1 C  Cajun Mayonnaise (recipe to follow)
2 #  Lump Crab
¼ C  Cilantro, chopped
¼ C  Celery, minced
Zest of 1 lime
Salt and Pepper to Taste
Lightly Mix all ingredients together.

Cajun Mayonnaise:

3  Egg Yolks
3 C  Salad Oil
2 T  Chipotle Pepper Puree
3  Poblano Peppers, roasted, peeled, seeded, and pureed
¼ t  Cumin
¼ t  Coriander
Zest of Juice of 1 lime
Salt and Pepper to taste

Add lime zest and juice to the egg yolks; slowly add the oil while whisking. Use water to adjust the consistency (if necessary).
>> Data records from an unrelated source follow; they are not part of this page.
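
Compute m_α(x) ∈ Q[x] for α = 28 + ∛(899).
m_α(x) = x^3 - 84x^2 + 2352x - 22851

Set β = α - 28 = ∛(899), so β^3 = 899. Then (α - 28)^3 - 899 = 0, i.e. α is a root of g(x) = (x - 28)^3 - 899 = x^3 - 84x^2 + 2352x - 22851. Since g(x) = h(x - 28) where h(x) = x^3 - 899, and h is irreducible over Q (because 899 is not a perfect cube, so h has no rational root, and a monic cubic with no rational root is irreducible), g is also irreducible (irreducibility is preserved under the substitution x → x - 28). Hence m_α(x) = x^3 - 84x^2 + 2352x - 22851.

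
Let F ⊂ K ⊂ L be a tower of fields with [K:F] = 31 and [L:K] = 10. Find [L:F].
[L:F] = 310

The tower law says that for any tower of field extensions F ⊂ K ⊂ L with finite degrees, [L:F] = [L:K] · [K:F]. Here this gives [L:F] = 10 · 31 = 310.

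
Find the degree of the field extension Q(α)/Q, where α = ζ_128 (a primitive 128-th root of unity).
[Q(α):Q] = 64

The minimal polynomial of ζ_128 over Q is the 128-th cyclotomic polynomial Φ_128(x), which is irreducible over Q and has degree φ(128) = 64. Hence [Q(α):Q] = φ(128) = 64.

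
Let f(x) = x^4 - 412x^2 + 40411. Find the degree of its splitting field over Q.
[K : Q] = 4

Solving the quadratic in x^2: x^2 = (412 ± √(412^2 - 4·40411))/2 = (412 ± √8100)/2 = (412 ± 90)/2, giving x^2 = 161 or x^2 = 251. So f(x) = (x^2 - 161)(x^2 - 251) and the roots of f are ±√161, ±√251. Hence the splitting field is K = Q(√161, √251). Since 161 and 251 are distinct squarefree integers > 1, their product 40411 is not a perfect square, so √251 ∉ Q(√161). By the tower law [K:Q] = [Q(√161,√251):Q(√161)] · [Q(√161):Q] = 2 · 2 = 4.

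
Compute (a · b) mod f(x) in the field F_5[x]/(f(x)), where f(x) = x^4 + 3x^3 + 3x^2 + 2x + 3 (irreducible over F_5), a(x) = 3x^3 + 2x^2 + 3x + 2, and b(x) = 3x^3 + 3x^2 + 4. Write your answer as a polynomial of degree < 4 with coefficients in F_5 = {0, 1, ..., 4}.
a · b ≡ 3x^3 + 4x^2 + 1 (mod f(x))

Multiply in F_5[x]: a(x)·b(x) = (3x^3 + 2x^2 + 3x + 2)·(3x^3 + 3x^2 + 4) = 4x^6 + 2x^3 + 4x^2 + 2x + 3. This has degree ≥ 4, so divide by f(x) over F_5: 4x^6 + 2x^3 + 4x^2 + 2x + 3 = (4x^2 + 3x + 4)·(x^4 + 3x^3 + 3x^2 + 2x + 3) + (3x^3 + 4x^2 + 1). Hence a·b ≡ 3x^3 + 4x^2 + 1 (mod f). (F_5[x]/(f) is a field with 5^4 = 625 elements since f is irreducible of degree 4.)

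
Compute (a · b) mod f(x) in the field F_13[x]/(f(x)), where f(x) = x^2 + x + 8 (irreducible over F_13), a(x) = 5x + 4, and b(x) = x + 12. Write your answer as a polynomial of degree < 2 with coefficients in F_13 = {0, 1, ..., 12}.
a · b ≡ 7x + 8 (mod f(x))

Multiply in F_13[x]: a(x)·b(x) = (5x + 4)·(x + 12) = 5x^2 + 12x + 9. This has degree ≥ 2, so divide by f(x) over F_13: 5x^2 + 12x + 9 = (5)·(x^2 + x + 8) + (7x + 8). Hence a·b ≡ 7x + 8 (mod f). (F_13[x]/(f) is a field with 13^2 = 169 elements since f is irreducible of degree 2.)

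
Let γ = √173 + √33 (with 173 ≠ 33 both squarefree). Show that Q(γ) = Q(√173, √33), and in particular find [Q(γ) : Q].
[Q(γ) : Q] = 4 (equivalently, Q(γ) = Q(√173, √33))

Obviously Q(γ) ⊆ Q(√173, √33), and [Q(√173, √33):Q] = 4 (since 173, 33 are distinct squarefree integers > 1 with 5709 not a perfect square). To show equality we compute the minimal polynomial of γ. From γ = √173 + √33: γ^2 = 173 + 2√(5709) + 33 = 206 + 2√(5709), so γ^2 - 206 = 2√(5709); squaring, (γ^2 - 206)^2 = 4·5709, i.e. γ^4 - 412γ^2 + 42436 - 22836 = 0, i.e. γ^4 - 412γ^2 + 19600 = 0. So γ is a root of x^4 - 412x^2 + 19600. This polynomial is irreducible over Q: it has no rational root (each ±√173 ± √33 is irrational), and any factorization into two quadratics over Q would force √(5709) ∈ Q (pairing opposite roots) or √173, √33 ∈ Q (other pairings), all impossible. Hence [Q(γ):Q] = 4 = [Q(√173, √33):Q], so Q(γ) = Q(√173, √33).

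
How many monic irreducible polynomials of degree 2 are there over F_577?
There are 166176 monic irreducible polynomials of degree 2 over F_577

Each element of F_{577^2} that lies in no proper subfield is a root of exactly one monic irreducible of degree 2 over F_577, and each such polynomial has 2 distinct roots in F_{577^2}. By Möbius inversion the count is N_577(2) = (1/2) Σ_{d|2} μ(2/d) · 577^d = (1/2)(μ(2)·577^1 + μ(1)·577^2) = 332352/2 = 166176.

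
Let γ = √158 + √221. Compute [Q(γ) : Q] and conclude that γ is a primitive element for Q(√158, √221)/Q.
[Q(γ) : Q] = 4 (equivalently, Q(γ) = Q(√158, √221))

Obviously Q(γ) ⊆ Q(√158, √221), and [Q(√158, √221):Q] = 4 (since 158, 221 are distinct squarefree integers > 1 with 34918 not a perfect square). To show equality we compute the minimal polynomial of γ. From γ = √158 + √221: γ^2 = 158 + 2√(34918) + 221 = 379 + 2√(34918), so γ^2 - 379 = 2√(34918); squaring, (γ^2 - 379)^2 = 4·34918, i.e. γ^4 - 758γ^2 + 143641 - 139672 = 0, i.e. γ^4 - 758γ^2 + 3969 = 0. So γ is a root of x^4 - 758x^2 + 3969. This polynomial is irreducible over Q: it has no rational root (each ±√158 ± √221 is irrational), and any factorization into two quadratics over Q would force √(34918) ∈ Q (pairing opposite roots) or √158, √221 ∈ Q (other pairings), all impossible. Hence [Q(γ):Q] = 4 = [Q(√158, √221):Q], so Q(γ) = Q(√158, √221).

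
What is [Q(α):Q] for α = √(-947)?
[Q(α):Q] = 2

[Q(α):Q] equals the degree of the minimal polynomial of α. Here α^2 = -947 and x^2 + 947 is irreducible (d = -947 is squarefree, ≠ 1, hence not a square), so deg(m_α) = 2. Thus [Q(α):Q] = 2.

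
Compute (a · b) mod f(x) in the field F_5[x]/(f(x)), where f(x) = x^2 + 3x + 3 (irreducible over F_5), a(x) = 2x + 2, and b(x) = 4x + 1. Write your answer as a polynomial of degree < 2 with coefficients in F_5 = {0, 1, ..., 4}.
a · b ≡ x + 3 (mod f(x))

Multiply in F_5[x]: a(x)·b(x) = (2x + 2)·(4x + 1) = 3x^2 + 2. This has degree ≥ 2, so divide by f(x) over F_5: 3x^2 + 2 = (3)·(x^2 + 3x + 3) + (x + 3). Hence a·b ≡ x + 3 (mod f). (F_5[x]/(f) is a field with 5^2 = 25 elements since f is irreducible of degree 2.)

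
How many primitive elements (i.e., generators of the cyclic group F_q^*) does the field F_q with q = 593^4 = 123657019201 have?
There are φ(123657019200) = 26873856000 primitive elements

F_q^* is cyclic of order q - 1 = 123657019200. A cyclic group of order m has exactly φ(m) generators. Here m = 123657019200 = 2^6 · 3^3 · 5^2 · 11 · 13 · 37 · 541, so the number of primitive elements is φ(123657019200) = 26873856000.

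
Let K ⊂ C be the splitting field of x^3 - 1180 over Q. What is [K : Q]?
[K : Q] = 6

The roots of x^3 - 1180 are ∛1180, ω∛1180, ω^2∛1180 where ω = e^(2πi/3) is a primitive cube root of unity, so K = Q(∛1180, ω). Now [Q(∛1180):Q] = 3 (since 1180 is not a perfect cube, x^3 - 1180 is irreducible) and [Q(ω):Q] = 2. Both 2 and 3 divide [K:Q], and [K:Q] ≤ 3·2 = 6, so [K:Q] = 6. (Equivalently: Q(∛1180) ⊂ R but ω ∉ R, so [K : Q(∛1180)] = 2.)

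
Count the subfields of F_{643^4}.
F_{643^4} has 3 subfields

The subfields of F_{p^n} are exactly the fields F_{p^d} for d | n (each is the fixed field of the unique index-d subgroup of Gal(F_{p^n}/F_p) ≅ Z/nZ). The divisors of n = 4 are {1, 2, 4}, giving 3 subfields: F_{643^1}, F_{643^2}, F_{643^4}.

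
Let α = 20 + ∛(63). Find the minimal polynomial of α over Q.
m_α(x) = x^3 - 60x^2 + 1200x - 8063

Set β = α - 20 = ∛(63), so β^3 = 63. Then (α - 20)^3 - 63 = 0, i.e. α is a root of g(x) = (x - 20)^3 - 63 = x^3 - 60x^2 + 1200x - 8063. Since g(x) = h(x - 20) where h(x) = x^3 - 63, and h is irreducible over Q (because 63 is not a perfect cube, so h has no rational root, and a monic cubic with no rational root is irreducible), g is also irreducible (irreducibility is preserved under the substitution x → x - 20). Hence m_α(x) = x^3 - 60x^2 + 1200x - 8063.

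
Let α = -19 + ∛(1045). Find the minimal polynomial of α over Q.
m_α(x) = x^3 + 57x^2 + 1083x + 5814

Set β = α + 19 = ∛(1045), so β^3 = 1045. Then (α + 19)^3 - 1045 = 0, i.e. α is a root of g(x) = (x + 19)^3 - 1045 = x^3 + 57x^2 + 1083x + 5814. Since g(x) = h(x + 19) where h(x) = x^3 - 1045, and h is irreducible over Q (because 1045 is not a perfect cube, so h has no rational root, and a monic cubic with no rational root is irreducible), g is also irreducible (irreducibility is preserved under the substitution x → x + 19). Hence m_α(x) = x^3 + 57x^2 + 1083x + 5814.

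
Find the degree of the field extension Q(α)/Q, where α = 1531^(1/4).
[Q(α):Q] = 4

α is a root of x^4 - 1531. By Eisenstein's criterion at the prime p = 1531 (which divides the constant term 1531 but p^2 = 2343961 does not, since 1531 is squarefree), x^4 - 1531 is irreducible over Q. Hence [Q(α):Q] = 4.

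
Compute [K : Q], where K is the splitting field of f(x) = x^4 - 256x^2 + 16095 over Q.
[K : Q] = 4

Solving the quadratic in x^2: x^2 = (256 ± √(256^2 - 4·16095))/2 = (256 ± √1156)/2 = (256 ± 34)/2, giving x^2 = 111 or x^2 = 145. So f(x) = (x^2 - 111)(x^2 - 145) and the roots of f are ±√111, ±√145. Hence the splitting field is K = Q(√111, √145). Since 111 and 145 are distinct squarefree integers > 1, their product 16095 is not a perfect square, so √145 ∉ Q(√111). By the tower law [K:Q] = [Q(√111,√145):Q(√111)] · [Q(√111):Q] = 2 · 2 = 4.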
Add the remaining ingredients and finish with salt and pepper.

Tortilla Cornucopia:

Cut cheddar jalapeno and spinach tortillas into triangles. Spray #6 plain tip metal piping tip with cooking spray. Wrap tortilla triangle around the tip, spray outside of tortilla with cooking spray, and then secure with another tip over the tortilla. Bake at 325 until crispy.

Assemble the final product: Fill the tortilla cornucopias with crab salad. Garnish with chives or cilantro micro greens.